My target audience is middle-aged people and a lot of them seem to be on older browsers still.

I'm getting the usual 1-2% on NN4 but I'm also getting 1% using NN3!

I've tried viewing my site with NN3 but all of my css coding seems to be ignored leaving a rather ugly site behind.

The URL in question is <snip>

Does NN3 support css?

thanks
Mark

[edited by: korkus2000 at 5:26 pm (utc) on Sep. 17, 2003]
[edit reason] No site reviews please [/edit]

Sinner_G

5:13 pm on Sep 17, 2003 (gmt 0)

WebmasterWorld Senior Member 10+ Year Member



AFAIK, Netscape 3 doesn't support CSS. 1% seems very high though, even for middle-aged people (or did you mean people from the Middle Ages ;)).

Oh, and loose that URL before it gets snipped out by the moderators.

korkus2000

5:29 pm on Sep 17, 2003 (gmt 0)

WebmasterWorld Senior Member 10+ Year Member



You really need to decide if you want to support or dump it. Is it worth the effort or not. How much is 1% compared to your traffic? The percentage that use it will only get smaller and smaller, so I would think about losing support.

g1smd

7:48 pm on Sep 17, 2003 (gmt 0)

WebmasterWorld Senior Member 10+ Year Member Top Contributors Of The Month



Use the @import command for your CSS instead of <link>, and you then completely hide it from older browsers. People using those older browsers will still be able to read your content. Don't make the site inaccessible, just don't bother applying any style or layout to it. Eventually, those people will realise that your site looks really good on someone elses computer (perhaps a public terminal or at the grandchildrens house) and very poor on their own machine.
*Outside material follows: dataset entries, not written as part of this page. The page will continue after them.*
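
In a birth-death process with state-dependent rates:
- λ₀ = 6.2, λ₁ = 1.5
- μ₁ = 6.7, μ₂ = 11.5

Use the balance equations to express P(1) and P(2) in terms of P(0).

Balance equations:
State 0: λ₀P₀ = μ₁P₁ → P₁ = (λ₀/μ₁)P₀ = (6.2/6.7)P₀ = 0.9254P₀
State 1: P₂ = (λ₀λ₁)/(μ₁μ₂)P₀ = (6.2×1.5)/(6.7×11.5)P₀ = 0.1207P₀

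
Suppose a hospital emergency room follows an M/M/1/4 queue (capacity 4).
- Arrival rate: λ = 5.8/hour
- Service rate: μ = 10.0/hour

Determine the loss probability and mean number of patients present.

ρ = λ/μ = 5.8/10.0 = 0.5800
P₀ = (1-ρ)/(1-ρ^(K+1)) = (1-0.5800)/(1-0.5800^5) = 0.4200/0.9344 = 0.4495
P_K = P₀×ρ^K = 0.44950 × 0.5800^4 = 0.44950 × 0.11316 = 0.05087
Blocking probability P_4 = 0.05087 (5.09%)
L = ρ[1 - (K+1)ρ^K + Kρ^(K+1)] / [(1-ρ)(1-ρ^(K+1))]
L = 0.5800 × (1 - 5×0.113165 + 4×0.0656357) / ((1 - 0.5800) × (1 - 0.0656357)) = 1.0297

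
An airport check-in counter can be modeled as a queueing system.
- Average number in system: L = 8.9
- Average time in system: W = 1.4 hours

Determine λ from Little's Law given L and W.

Little's Law: L = λW, so λ = L/W
λ = 8.9/1.4 = 6.3571 passengers/hour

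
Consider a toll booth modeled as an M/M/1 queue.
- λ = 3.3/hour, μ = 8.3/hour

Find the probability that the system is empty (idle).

ρ = λ/μ = 3.3/8.3 = 0.3976
P(0) = 1 - ρ = 1 - 0.3976 = 0.6024
The server is idle 60.24% of the time.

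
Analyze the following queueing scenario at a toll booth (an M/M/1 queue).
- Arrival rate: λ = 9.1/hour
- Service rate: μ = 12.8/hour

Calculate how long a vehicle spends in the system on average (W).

First, compute utilization: ρ = λ/μ = 9.1/12.8 = 0.7109
For M/M/1: W = 1/(μ-λ)
W = 1/(12.8-9.1) = 1/3.70
W = 0.2703 hours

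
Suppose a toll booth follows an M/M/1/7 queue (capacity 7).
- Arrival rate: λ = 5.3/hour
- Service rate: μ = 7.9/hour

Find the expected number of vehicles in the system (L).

ρ = λ/μ = 5.3/7.9 = 0.67089
P₀ = (1-ρ)/(1-ρ^(K+1)) = (1-0.67089)/(1-0.67089^8) = 0.3291/0.9590 = 0.3432
P_K = P₀×ρ^K = 0.3432 × 0.67089^7 = 0.3432 × 0.06117 = 0.02099
L = ρ[1 - (K+1)ρ^K + Kρ^(K+1)] / [(1-ρ)(1-ρ^(K+1))]
L = 0.67089 × (1 - 8×0.061173 + 7×0.041040) / ((1 - 0.67089) × (1 - 0.041040)) = 1.6961 vehicles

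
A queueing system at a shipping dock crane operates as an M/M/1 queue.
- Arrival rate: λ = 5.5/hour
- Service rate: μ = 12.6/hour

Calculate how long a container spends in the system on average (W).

First, compute utilization: ρ = λ/μ = 5.5/12.6 = 0.4365
For M/M/1: W = 1/(μ-λ)
W = 1/(12.6-5.5) = 1/7.10
W = 0.1408 hours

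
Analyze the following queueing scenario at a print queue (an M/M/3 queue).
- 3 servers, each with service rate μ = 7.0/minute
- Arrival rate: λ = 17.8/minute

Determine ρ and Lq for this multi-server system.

Traffic intensity: ρ = λ/(cμ) = 17.8/(3×7.0) = 0.8476
Since ρ = 0.8476 < 1, system is stable.
Offered load a = λ/μ = cρ = 17.8/7.0 = 2.5429
P₀ = [ Σₙ₌₀^2 aⁿ/n! + a^3/(3!(1-ρ)) ]⁻¹
Σ = a^0/0! + a^1/1! + a^2/2! = 1.00000 + 2.54286 + 3.23306 = 6.7759
a^3/(3!(1-ρ)) = 16.4424/(6 × 0.152381) = 17.9839
P₀ = 1/(6.7759 + 17.9839) = 0.04039
Lq = P₀·a^3·ρ / (3!(1-ρ)²) = 0.040388 × 16.4424 × 0.84762 / (6 × 0.023220) = 4.0402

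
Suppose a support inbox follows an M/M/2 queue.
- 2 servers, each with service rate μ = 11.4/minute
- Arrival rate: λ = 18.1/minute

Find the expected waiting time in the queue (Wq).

Traffic intensity: ρ = λ/(cμ) = 18.1/(2×11.4) = 0.7939
Since ρ = 0.7939 < 1, system is stable.
Offered load a = λ/μ = cρ = 18.1/11.4 = 1.5877
P₀ = [ Σₙ₌₀^1 aⁿ/n! + a^2/(2!(1-ρ)) ]⁻¹
Σ = a^0/0! + a^1/1! = 1.0000 + 1.5877 = 2.5877
a^2/(2!(1-ρ)) = 2.52085/(2 × 0.206140) = 6.1144
P₀ = 1/(2.5877 + 6.1144) = 0.1149
Lq = P₀·a^2·ρ / (2!(1-ρ)²) = 0.114914 × 2.52085 × 0.793860 / (2 × 0.0424938) = 2.7059
Wq = Lq/λ = 2.7059/18.1 = 0.1495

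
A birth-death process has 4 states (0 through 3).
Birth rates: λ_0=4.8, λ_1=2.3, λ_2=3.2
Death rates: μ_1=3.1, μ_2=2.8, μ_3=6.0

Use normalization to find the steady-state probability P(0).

Ratios P(n)/P(0) = (λ₀···λₙ₋₁)/(μ₁···μₙ):
P(1)/P(0) = (4.8)/(3.1) = 1.5484
P(2)/P(0) = (4.8×2.3)/(3.1×2.8) = 1.2719
P(3)/P(0) = (4.8×2.3×3.2)/(3.1×2.8×6.0) = 0.6783

Normalization: ∑ P(n) = 1
P(0) × (1.0000 + 1.5484 + 1.2719 + 0.6783) = 1
P(0) × 4.4986 = 1
P(0) = 1/4.4986 = 0.2223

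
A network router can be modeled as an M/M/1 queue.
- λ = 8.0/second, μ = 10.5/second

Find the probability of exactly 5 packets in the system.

ρ = λ/μ = 8.0/10.5 = 0.7619
P(n) = (1-ρ)ρⁿ
P(5) = (1-0.7619) × 0.7619^5
P(5) = 0.23810 × 0.25674
P(5) = 0.06113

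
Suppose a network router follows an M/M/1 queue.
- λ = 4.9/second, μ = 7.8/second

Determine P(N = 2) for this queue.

ρ = λ/μ = 4.9/7.8 = 0.6282
P(n) = (1-ρ)ρⁿ
P(2) = (1-0.6282) × 0.6282^2
P(2) = 0.3718 × 0.3946
P(2) = 0.1467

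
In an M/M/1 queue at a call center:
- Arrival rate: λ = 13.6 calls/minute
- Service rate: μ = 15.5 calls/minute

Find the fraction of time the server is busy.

Server utilization: ρ = λ/μ
ρ = 13.6/15.5 = 0.8774
The server is busy 87.74% of the time.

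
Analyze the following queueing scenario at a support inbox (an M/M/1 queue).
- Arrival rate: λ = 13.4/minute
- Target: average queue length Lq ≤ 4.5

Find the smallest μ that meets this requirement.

For M/M/1: Lq = λ²/(μ(μ-λ))
Need Lq ≤ 4.5, i.e. μ(μ-λ) ≥ λ²/4.5
μ² - 13.4μ - 179.56/4.5 ≥ 0  →  μ² - 13.4μ - 39.90222 ≥ 0
Quadratic formula (positive root): μ = [λ + √(λ² + 4×39.90222)]/2
Discriminant: 179.56 + 4×39.90222 = 339.1689, √339.1689 = 18.41654
μ ≥ (13.4 + 18.41654)/2 = 15.9083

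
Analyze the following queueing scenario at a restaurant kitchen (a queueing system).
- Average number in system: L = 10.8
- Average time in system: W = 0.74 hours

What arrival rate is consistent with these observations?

Little's Law: L = λW, so λ = L/W
λ = 10.8/0.74 = 14.5946 orders/hour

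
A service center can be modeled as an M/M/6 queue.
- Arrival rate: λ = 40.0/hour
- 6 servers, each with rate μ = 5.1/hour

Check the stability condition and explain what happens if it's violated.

Stability requires ρ = λ/(cμ) < 1
ρ = 40.0/(6 × 5.1) = 40.0/30.60 = 1.3072
Since 1.3072 ≥ 1, the system is UNSTABLE.
Need c > λ/μ = 40.0/5.1 = 7.84.
Minimum servers needed: c = 8.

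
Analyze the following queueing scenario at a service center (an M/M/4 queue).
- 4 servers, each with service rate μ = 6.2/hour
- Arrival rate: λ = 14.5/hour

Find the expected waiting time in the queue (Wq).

Traffic intensity: ρ = λ/(cμ) = 14.5/(4×6.2) = 0.5847
Since ρ = 0.5847 < 1, system is stable.
Offered load a = λ/μ = cρ = 14.5/6.2 = 2.3387
P₀ = [ Σₙ₌₀^3 aⁿ/n! + a^4/(4!(1-ρ)) ]⁻¹
Σ = a^0/0! + a^1/1! + a^2/2! + a^3/3! = 1.00000 + 2.33871 + 2.73478 + 2.13195 = 8.2054
a^4/(4!(1-ρ)) = 29.9161/(24 × 0.41532) = 3.0013
P₀ = 1/(8.2054 + 3.0013) = 0.08923
Lq = P₀·a^4·ρ / (4!(1-ρ)²) = 0.08923 × 29.9161 × 0.5847 / (24 × 0.1725) = 0.3770
Wq = Lq/λ = 0.3770/14.5 = 0.02600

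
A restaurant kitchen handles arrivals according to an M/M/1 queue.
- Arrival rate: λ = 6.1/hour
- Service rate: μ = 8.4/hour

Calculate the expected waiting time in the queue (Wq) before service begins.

First, compute utilization: ρ = λ/μ = 6.1/8.4 = 0.7262
For M/M/1: Wq = λ/(μ(μ-λ))
Wq = 6.1/(8.4 × (8.4-6.1))
Wq = 6.1/(8.4 × 2.30)
Wq = 0.3157 hours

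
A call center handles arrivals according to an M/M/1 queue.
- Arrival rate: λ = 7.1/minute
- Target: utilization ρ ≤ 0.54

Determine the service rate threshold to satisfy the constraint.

ρ = λ/μ, so μ = λ/ρ
μ ≥ 7.1/0.54 = 13.1481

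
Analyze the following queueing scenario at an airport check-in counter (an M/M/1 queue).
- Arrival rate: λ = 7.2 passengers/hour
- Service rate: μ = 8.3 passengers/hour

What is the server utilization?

Server utilization: ρ = λ/μ
ρ = 7.2/8.3 = 0.8675
The server is busy 86.75% of the time.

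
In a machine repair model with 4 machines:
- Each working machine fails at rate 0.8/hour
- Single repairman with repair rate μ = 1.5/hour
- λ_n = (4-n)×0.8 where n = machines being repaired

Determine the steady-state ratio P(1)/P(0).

P(1)/P(0) = ∏_{i=0}^{1-1} λ_i/μ_{i+1}
= (4-0)×0.8/1.5
= 2.1333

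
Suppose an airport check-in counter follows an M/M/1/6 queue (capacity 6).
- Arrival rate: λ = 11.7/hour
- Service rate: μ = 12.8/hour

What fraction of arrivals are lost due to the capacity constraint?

ρ = λ/μ = 11.7/12.8 = 0.91406
P₀ = (1-ρ)/(1-ρ^(K+1)) = (1-0.91406)/(1-0.91406^7) = 0.08594/0.4669 = 0.1841
P_K = P₀×ρ^K = 0.1841 × 0.91406^6 = 0.1841 × 0.5832 = 0.1074
Blocking probability = 10.74%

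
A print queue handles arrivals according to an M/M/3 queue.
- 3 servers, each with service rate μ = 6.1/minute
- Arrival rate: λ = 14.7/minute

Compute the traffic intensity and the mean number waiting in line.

Traffic intensity: ρ = λ/(cμ) = 14.7/(3×6.1) = 0.8033
Since ρ = 0.8033 < 1, system is stable.
Offered load a = λ/μ = cρ = 14.7/6.1 = 2.4098
P₀ = [ Σₙ₌₀^2 aⁿ/n! + a^3/(3!(1-ρ)) ]⁻¹
Σ = a^0/0! + a^1/1! + a^2/2! = 1.0000 + 2.4098 + 2.9037 = 6.3135
a^3/(3!(1-ρ)) = 13.9947/(6 × 0.196721) = 11.8566
P₀ = 1/(6.3135 + 11.8566) = 0.05504
Lq = P₀·a^3·ρ / (3!(1-ρ)²) = 0.0550355 × 13.9947 × 0.803279 / (6 × 0.0386993) = 2.6645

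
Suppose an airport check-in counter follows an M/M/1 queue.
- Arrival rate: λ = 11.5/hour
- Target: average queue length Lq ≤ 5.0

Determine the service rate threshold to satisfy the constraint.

For M/M/1: Lq = λ²/(μ(μ-λ))
Need Lq ≤ 5.0, i.e. μ(μ-λ) ≥ λ²/5.0
μ² - 11.5μ - 132.25/5.0 ≥ 0  →  μ² - 11.5μ - 26.4500 ≥ 0
Quadratic formula (positive root): μ = [λ + √(λ² + 4×26.4500)]/2
Discriminant: 132.25 + 4×26.4500 = 238.0500, √238.0500 = 15.4289
μ ≥ (11.5 + 15.4289)/2 = 13.4644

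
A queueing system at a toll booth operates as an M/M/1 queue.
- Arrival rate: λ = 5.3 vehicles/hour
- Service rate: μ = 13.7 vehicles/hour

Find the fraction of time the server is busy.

Server utilization: ρ = λ/μ
ρ = 5.3/13.7 = 0.3869
The server is busy 38.69% of the time.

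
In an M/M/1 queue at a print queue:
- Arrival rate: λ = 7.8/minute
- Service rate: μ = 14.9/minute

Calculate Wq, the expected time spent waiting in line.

First, compute utilization: ρ = λ/μ = 7.8/14.9 = 0.5235
For M/M/1: Wq = λ/(μ(μ-λ))
Wq = 7.8/(14.9 × (14.9-7.8))
Wq = 7.8/(14.9 × 7.10)
Wq = 0.07373 minutes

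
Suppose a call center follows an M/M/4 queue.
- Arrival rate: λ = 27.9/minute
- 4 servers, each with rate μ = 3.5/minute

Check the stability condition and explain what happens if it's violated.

Stability requires ρ = λ/(cμ) < 1
ρ = 27.9/(4 × 3.5) = 27.9/14.00 = 1.9929
Since 1.9929 ≥ 1, the system is UNSTABLE.
Need c > λ/μ = 27.9/3.5 = 7.97.
Minimum servers needed: c = 8.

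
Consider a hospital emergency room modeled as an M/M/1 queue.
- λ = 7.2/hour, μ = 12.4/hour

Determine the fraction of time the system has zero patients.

ρ = λ/μ = 7.2/12.4 = 0.5806
P(0) = 1 - ρ = 1 - 0.5806 = 0.4194
The server is idle 41.94% of the time.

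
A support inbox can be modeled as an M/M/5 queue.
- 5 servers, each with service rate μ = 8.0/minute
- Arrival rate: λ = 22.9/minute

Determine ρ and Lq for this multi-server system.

Traffic intensity: ρ = λ/(cμ) = 22.9/(5×8.0) = 0.5725
Since ρ = 0.5725 < 1, system is stable.
Offered load a = λ/μ = cρ = 22.9/8.0 = 2.8625
P₀ = [ Σₙ₌₀^4 aⁿ/n! + a^5/(5!(1-ρ)) ]⁻¹
Σ = a^0/0! + a^1/1! + a^2/2! + a^3/3! + a^4/4! = 1.00000 + 2.86250 + 4.09695 + 3.90918 + 2.79750 = 14.6661
a^5/(5!(1-ρ)) = 192.1885/(120 × 0.4275) = 3.7464
P₀ = 1/(14.6661 + 3.7464) = 0.05431
Lq = P₀·a^5·ρ / (5!(1-ρ)²) = 0.054311 × 192.1885 × 0.57250 / (120 × 0.18276) = 0.2725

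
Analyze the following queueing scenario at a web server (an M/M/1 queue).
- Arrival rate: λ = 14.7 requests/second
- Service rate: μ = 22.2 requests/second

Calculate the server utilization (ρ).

Server utilization: ρ = λ/μ
ρ = 14.7/22.2 = 0.6622
The server is busy 66.22% of the time.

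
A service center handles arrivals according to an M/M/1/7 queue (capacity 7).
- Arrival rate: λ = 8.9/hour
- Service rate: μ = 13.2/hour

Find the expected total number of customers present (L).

ρ = λ/μ = 8.9/13.2 = 0.67424
P₀ = (1-ρ)/(1-ρ^(K+1)) = (1-0.67424)/(1-0.67424^8) = 0.3258/0.9573 = 0.3403
P_K = P₀×ρ^K = 0.340293 × 0.67424^7 = 0.340293 × 0.0633434 = 0.02156
L = ρ[1 - (K+1)ρ^K + Kρ^(K+1)] / [(1-ρ)(1-ρ^(K+1))]
L = 0.67424 × (1 - 8×0.063343 + 7×0.042709) / ((1 - 0.67424) × (1 - 0.042709)) = 1.7128 customers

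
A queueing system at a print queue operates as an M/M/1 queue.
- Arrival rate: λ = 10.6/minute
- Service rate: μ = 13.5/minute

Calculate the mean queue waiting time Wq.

First, compute utilization: ρ = λ/μ = 10.6/13.5 = 0.7852
For M/M/1: Wq = λ/(μ(μ-λ))
Wq = 10.6/(13.5 × (13.5-10.6))
Wq = 10.6/(13.5 × 2.90)
Wq = 0.2708 minutes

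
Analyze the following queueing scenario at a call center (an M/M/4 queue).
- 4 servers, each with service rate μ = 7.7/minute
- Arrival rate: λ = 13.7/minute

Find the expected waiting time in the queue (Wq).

Traffic intensity: ρ = λ/(cμ) = 13.7/(4×7.7) = 0.4448
Since ρ = 0.4448 < 1, system is stable.
Offered load a = λ/μ = cρ = 13.7/7.7 = 1.7792
P₀ = [ Σₙ₌₀^3 aⁿ/n! + a^4/(4!(1-ρ)) ]⁻¹
Σ = a^0/0! + a^1/1! + a^2/2! + a^3/3! = 1.00000 + 1.77922 + 1.58281 + 0.938725 = 5.3008
a^4/(4!(1-ρ)) = 10.0212/(24 × 0.5552) = 0.7521
P₀ = 1/(5.3008 + 0.7521) = 0.1652
Lq = P₀·a^4·ρ / (4!(1-ρ)²) = 0.1652 × 10.0212 × 0.4448 / (24 × 0.3082) = 0.09955
Wq = Lq/λ = 0.09955/13.7 = 0.007266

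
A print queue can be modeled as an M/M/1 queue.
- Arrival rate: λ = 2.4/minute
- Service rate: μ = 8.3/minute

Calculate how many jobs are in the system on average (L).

ρ = λ/μ = 2.4/8.3 = 0.2892
For M/M/1: L = λ/(μ-λ)
L = 2.4/(8.3-2.4) = 2.4/5.90
L = 0.4068 jobs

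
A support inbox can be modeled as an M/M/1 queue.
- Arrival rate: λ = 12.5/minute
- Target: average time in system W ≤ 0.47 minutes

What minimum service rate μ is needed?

For M/M/1: W = 1/(μ-λ)
Need W ≤ 0.47, so 1/(μ-λ) ≤ 0.47
μ - λ ≥ 1/0.47 = 2.1277
μ ≥ 12.5 + 2.1277 = 14.6277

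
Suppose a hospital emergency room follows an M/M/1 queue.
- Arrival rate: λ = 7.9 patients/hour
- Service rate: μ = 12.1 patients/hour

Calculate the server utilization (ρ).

Server utilization: ρ = λ/μ
ρ = 7.9/12.1 = 0.6529
The server is busy 65.29% of the time.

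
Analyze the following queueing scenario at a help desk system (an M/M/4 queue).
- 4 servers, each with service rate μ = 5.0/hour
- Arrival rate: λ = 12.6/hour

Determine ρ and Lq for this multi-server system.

Traffic intensity: ρ = λ/(cμ) = 12.6/(4×5.0) = 0.6300
Since ρ = 0.6300 < 1, system is stable.
Offered load a = λ/μ = cρ = 12.6/5.0 = 2.5200
P₀ = [ Σₙ₌₀^3 aⁿ/n! + a^4/(4!(1-ρ)) ]⁻¹
Σ = a^0/0! + a^1/1! + a^2/2! + a^3/3! = 1.0000 + 2.5200 + 3.1752 + 2.6672 = 9.3624
a^4/(4!(1-ρ)) = 40.3276/(24 × 0.3700) = 4.5414
P₀ = 1/(9.3624 + 4.5414) = 0.07192
Lq = P₀·a^4·ρ / (4!(1-ρ)²) = 0.071923 × 40.3276 × 0.63000 / (24 × 0.13690) = 0.5562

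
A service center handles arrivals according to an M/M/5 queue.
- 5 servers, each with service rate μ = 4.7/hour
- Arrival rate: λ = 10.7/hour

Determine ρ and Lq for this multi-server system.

Traffic intensity: ρ = λ/(cμ) = 10.7/(5×4.7) = 0.4553
Since ρ = 0.4553 < 1, system is stable.
Offered load a = λ/μ = cρ = 10.7/4.7 = 2.2766
P₀ = [ Σₙ₌₀^4 aⁿ/n! + a^5/(5!(1-ρ)) ]⁻¹
Σ = a^0/0! + a^1/1! + a^2/2! + a^3/3! + a^4/4! = 1.0000 + 2.2766 + 2.5914 + 1.9666 + 1.1193 = 8.9539
a^5/(5!(1-ρ)) = 61.1547/(120 × 0.5447) = 0.9356
P₀ = 1/(8.9539 + 0.9356) = 0.1011
Lq = P₀·a^5·ρ / (5!(1-ρ)²) = 0.10112 × 61.1547 × 0.45532 / (120 × 0.29668) = 0.07909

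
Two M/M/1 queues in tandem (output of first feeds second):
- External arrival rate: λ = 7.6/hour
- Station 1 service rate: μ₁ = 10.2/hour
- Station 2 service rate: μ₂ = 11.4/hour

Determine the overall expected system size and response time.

By Jackson's theorem, each station behaves as independent M/M/1.
Station 1: ρ₁ = 7.6/10.2 = 0.7451, L₁ = ρ₁/(1-ρ₁) = λ/(μ₁-λ) = 7.6/2.60 = 2.9231
Station 2: ρ₂ = 7.6/11.4 = 0.6667, L₂ = ρ₂/(1-ρ₂) = λ/(μ₂-λ) = 7.6/3.80 = 2.0000
Total: L = L₁ + L₂ = 2.9231 + 2.0000 = 4.9231
W = L/λ = 4.9231/7.6 = 0.6478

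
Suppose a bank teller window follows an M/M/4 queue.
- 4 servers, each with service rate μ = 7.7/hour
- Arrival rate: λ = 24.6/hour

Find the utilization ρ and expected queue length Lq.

Traffic intensity: ρ = λ/(cμ) = 24.6/(4×7.7) = 0.7987
Since ρ = 0.7987 < 1, system is stable.
Offered load a = λ/μ = cρ = 24.6/7.7 = 3.1948
P₀ = [ Σₙ₌₀^3 aⁿ/n! + a^4/(4!(1-ρ)) ]⁻¹
Σ = a^0/0! + a^1/1! + a^2/2! + a^3/3! = 1.0000 + 3.1948 + 5.1034 + 5.4348 = 14.7330
a^4/(4!(1-ρ)) = 104.1784/(24 × 0.201299) = 21.5638
P₀ = 1/(14.7330 + 21.5638) = 0.02755
Lq = P₀·a^4·ρ / (4!(1-ρ)²) = 0.02755 × 104.1784 × 0.7987 / (24 × 0.04052) = 2.3572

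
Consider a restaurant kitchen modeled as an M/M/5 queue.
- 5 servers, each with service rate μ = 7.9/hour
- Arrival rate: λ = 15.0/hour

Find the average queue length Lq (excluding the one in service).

Traffic intensity: ρ = λ/(cμ) = 15.0/(5×7.9) = 0.3797
Since ρ = 0.3797 < 1, system is stable.
Offered load a = λ/μ = cρ = 15.0/7.9 = 1.8987
P₀ = [ Σₙ₌₀^4 aⁿ/n! + a^5/(5!(1-ρ)) ]⁻¹
Σ = a^0/0! + a^1/1! + a^2/2! + a^3/3! + a^4/4! = 1.0000 + 1.8987 + 1.8026 + 1.1409 + 0.5416 = 6.3838
a^5/(5!(1-ρ)) = 24.6786/(120 × 0.62025) = 0.3316
P₀ = 1/(6.3838 + 0.3316) = 0.1489
Lq = P₀·a^5·ρ / (5!(1-ρ)²) = 0.14891 × 24.6786 × 0.37975 / (120 × 0.38471) = 0.03023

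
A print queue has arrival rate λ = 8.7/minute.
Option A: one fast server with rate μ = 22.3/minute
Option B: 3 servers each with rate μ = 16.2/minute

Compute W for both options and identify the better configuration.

Option A: single server μ = 22.3 (M/M/1)
  ρ_A = 8.7/22.3 = 0.3901
  W_A = 1/(μ-λ) = 1/(22.3-8.7) = 1/13.60 = 0.07353

Option B: 3 servers μ = 16.2 (M/M/3)
  ρ_B = λ/(cμ) = 8.7/(3×16.2) = 0.1790
  Offered load a = λ/μ = cρ = 8.7/16.2 = 0.5370
  P₀ = [ Σₙ₌₀^2 aⁿ/n! + a^3/(3!(1-ρ)) ]⁻¹
  Σ = a^0/0! + a^1/1! + a^2/2! = 1.0000 + 0.5370 + 0.1442 = 1.6812
  a^3/(3!(1-ρ)) = 0.15489/(6 × 0.82099) = 0.03144
  P₀ = 1/(1.6812 + 0.03144) = 0.5839
  Lq = P₀·a^3·ρ / (3!(1-ρ)²) = 0.5839 × 0.1549 × 0.1790 / (6 × 0.6740) = 0.004003
  Wq_B = Lq/λ = 0.004003/8.7 = 0.0004601
  W_B = Wq_B + 1/μ = 0.0004601 + 0.06173 = 0.06219

Since W_B = 0.06219 < W_A = 0.07353, Option B (multiple servers) has the shorter time in system.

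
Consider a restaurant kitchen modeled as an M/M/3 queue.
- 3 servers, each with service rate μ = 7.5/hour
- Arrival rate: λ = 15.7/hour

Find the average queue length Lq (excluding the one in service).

Traffic intensity: ρ = λ/(cμ) = 15.7/(3×7.5) = 0.6978
Since ρ = 0.6978 < 1, system is stable.
Offered load a = λ/μ = cρ = 15.7/7.5 = 2.0933
P₀ = [ Σₙ₌₀^2 aⁿ/n! + a^3/(3!(1-ρ)) ]⁻¹
Σ = a^0/0! + a^1/1! + a^2/2! = 1.000000 + 2.093333 + 2.191022 = 5.2844
a^3/(3!(1-ρ)) = 9.1731/(6 × 0.30222) = 5.0587
P₀ = 1/(5.2844 + 5.0587) = 0.09668
Lq = P₀·a^3·ρ / (3!(1-ρ)²) = 0.09668 × 9.1731 × 0.6978 / (6 × 0.09134) = 1.1292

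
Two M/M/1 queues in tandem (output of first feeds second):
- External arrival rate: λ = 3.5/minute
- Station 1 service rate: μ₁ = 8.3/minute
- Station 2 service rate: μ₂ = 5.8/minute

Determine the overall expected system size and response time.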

Eventually the penny might drop that their very older browser is the problem.

cyril kearney

8:19 pm on Sep 17, 2003 (gmt 0)

10+ Year Member



My experience is that middle-age people generally use the same kind of equipment as younger people. People with older browsers usually have older and slower modems.

This makes designing very difficult and perhaps cost prohibitive to design for. I'd look at the economics, are the people with the NS3 machines contributing revenue. If not, I'd just forget about them. If they are and it is enough to merit special pages I'd go that way.

Most sites I know are aiming at a minimum of IE5 over a 56kb connection. Dumbing dwon your site might offend the other 99% of your traffic.

yonnermark

8:19 pm on Sep 17, 2003 (gmt 0)

10+ Year Member



yeah I'm using the @import method for new browsers to access and I'm using a link import for older browsers.

I've created 2 css files you see. one for the old and one for the new. I've made sure the css file for older browser is compatible with v4 but its no good with v3 browsers.

OK I'll carry on. Was just hoping there was a way to make NN3 use css.

thanks
,Mark

choster

8:27 pm on Sep 17, 2003 (gmt 0)

WebmasterWorld Senior Member 10+ Year Member



NN3 predates the concept of CSS. Just out of curiosity, is it possible that your stat software is misidentifying spiders that report "Mozilla 3.0" as their user-agent? One set of our sites are geared toward retirees, and NN3 usage has been neglible since early 2000 or so because of security certificate expirations, mostly people running Windows 95 on 486 machines who can't load anything more advanced.

krieves

8:52 pm on Sep 17, 2003 (gmt 0)

10+ Year Member



My site (a mortgage company) averages about 30,000 visits a month. Since Jan 2003, I have exact 2 visits by people (a person?) using Netscape 3.0. I would guess that my demographic is overwhelmingly middle age and the most common browser is IE5+ at probably about 97% and has been growing.

hartlandcat

9:14 pm on Sep 17, 2003 (gmt 0)

10+ Year Member



Almost certainly spiders/bots that are being identified as Netscape 3.0.

Are you able to see a list of all the user agents that have accessed your site?

If you have a lot of
Mozilla/3.0 (Win95; I) or something simular to that then it really is Netscape 3.0.
If it's more like this:
Mozilla/3.0 (Planetweb/1.057.3 MF; Puma) or just Mozilla/3.0 on it's own, then it's spiders.

Simply put, don't bother explicitly supporting Netscape 3.0. You have to draw the line somewhere.

added:\>
Up until I installed AXS Script [xav.com] (a stats program which also gives a list of all the user agents that access my website), I used to think that I had a lot of Netscape 3.0 user on my site. I recently discovered that it was all spiders/bots.